先日の記事に書いたが、AlphaZeroは自己対局時にノードの再利用を行っている。
dlshogiでは、先手が探索した結果を後手が利用することになるため(逆も同様)、先手と後手の探索のバランスが崩れるため、ノード再利用を行わず各手番でハッシュをクリアしていた。
しかし、先日の記事で考察した通り、ルートノードをクリアすることで、ノードを再利用しても先手、後手の偏りはそれほど問題にならないと思われる。

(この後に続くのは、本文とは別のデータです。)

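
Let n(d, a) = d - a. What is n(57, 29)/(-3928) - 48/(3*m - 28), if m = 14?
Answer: -23617/6874 ≈ -3.4357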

そこで、実際にノードを再利用しない場合とする場合で、精度を比較してみた。
測定条件
測定結果
train loss | policy一致率 | value一致率 | |
---|---|---|---|
ノード再利用なし | 3.7723558 | 0.06413719 | 0.5564077 |
ノード再利用あし | 3.214862 | 0.11954415 | 0.5857407 |
考察
ノード再利用ありの場合、policy、valueともに大幅に一致率が高くなった。
ノード再利用により、より深くまで探索できるようになったことから、より精度が高くなったと考えられる。
先手と後手の偏りが問題になるなら、valueの精度は落ちるはずだが、そのようなことは起きていない。
自己対局におけるノード再利用は精度向上に寄与することがわかった。
備考
初期モデルから学習するとlossがnanになったが、GradientClippingを追加することで学習できるようになった。